Conseil d’État : pourquoi notre voix doit être entendue sur le fond du dossier
Notre mémoire en réplique vient d’être déposé devant le Conseil d’État dans le dossier des filtres anti-PFAS de la SWDE à Beauvechain.
Après plusieurs semaines de procédure, certains ont tenté de nous écarter du débat en contestant notre intérêt à agir. Nous avons répondu avec la rigueur du droit. Sans entrer dans un débat politicien, nous avons développé six arguments démontrant que notre intervention est recevable et qu’elle mérite d’être entendue devant cette haute juridiction administrative indépendante.
Mais l’essentiel est désormais ailleurs : le fond du dossier.
Un moyen unique, mais central
Notre recours ne repose pas sur une accumulation confuse d’arguments. Il s’articule autour d’un moyen unique : l’insuffisance substantielle de la notice d’incidences environnementales ayant servi de base à la décision ministérielle.
Nous ne soutenons pas qu’une étude d’incidences complète était obligatoirement imposée. Nous soutenons en revanche qu’une notice peut être légalement autorisée tout en restant matériellement insuffisante lorsqu’elle ne permet pas à l’autorité de statuer en pleine connaissance de cause.
Le cœur du problème est là : dans un dossier touchant à des polluants persistants liés à la santé publique et à l’environnement, l’autorité devait disposer d’une information complète, contradictoire et objectivée.
Or plusieurs éléments majeurs nous semblent insuffisamment analysés :
- l’absence d’étude détaillée sur la durée de vie réelle des filtres à charbon actif ;
- l’absence de scénarios documentés en cas de saturation ou de pics de concentration ;
- l’absence d’évaluation sérieuse du TFA, acide trifluoroacétique, un PFAS extrêmement mobile et difficile à éliminer ;
- le fait que les données techniques reposent essentiellement sur la SWDE elle-même, sans expertise indépendante extérieure ;
- et le rejet autorisé des eaux de lavage des filtres dans la Nethen.
Notre réplique rappelle également que la problématique PFAS était connue depuis plusieurs années, bien avant l’urgence aujourd’hui invoquée.
Porter le débat devant les « Sages »
Le Conseil d’État est le garant du respect de la légalité administrative.

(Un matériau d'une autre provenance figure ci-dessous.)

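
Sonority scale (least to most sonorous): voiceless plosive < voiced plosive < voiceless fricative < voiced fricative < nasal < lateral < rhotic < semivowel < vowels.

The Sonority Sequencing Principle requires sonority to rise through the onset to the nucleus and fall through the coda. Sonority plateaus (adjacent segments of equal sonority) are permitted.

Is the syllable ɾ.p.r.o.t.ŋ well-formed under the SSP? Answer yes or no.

no

Onset: /ɾ/ is a rhotic (sonority 7), /p/ is a voiceless plosive (sonority 1), /r/ is a rhotic (sonority 7); then the nucleus /o/ (sonority 9).
Onset profile 7-1-7-9 — does not rise throughout.
Coda: /t/ is a voiceless plosive (sonority 1), /ŋ/ is a nasal (sonority 5).
Coda profile 9-1-5 — does not fall throughout.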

En portant ce dossier devant lui, nous demandons un examen technique, rigoureux et impartial, loin des postures et des raccourcis.
Nous ne remettons pas en cause la nécessité d’agir contre les PFAS. Au contraire. Mais précisément parce qu’il s’agit de « polluants éternels », nous estimons qu’un regard indépendant et contradictoire était indispensable avant toute régularisation.
Ce dossier dépasse aujourd’hui largement Beauvechain. Il pose une question fondamentale : comment garantir une information environnementale réellement indépendante lorsque le demandeur, le producteur des données et l’acteur du contrôle sont essentiellement les mêmes structures ?
Le débat est désormais entre les mains du Conseil d’État. Nous avons voulu porter cette voix avec sérieux, précision et dans le respect strict du droit.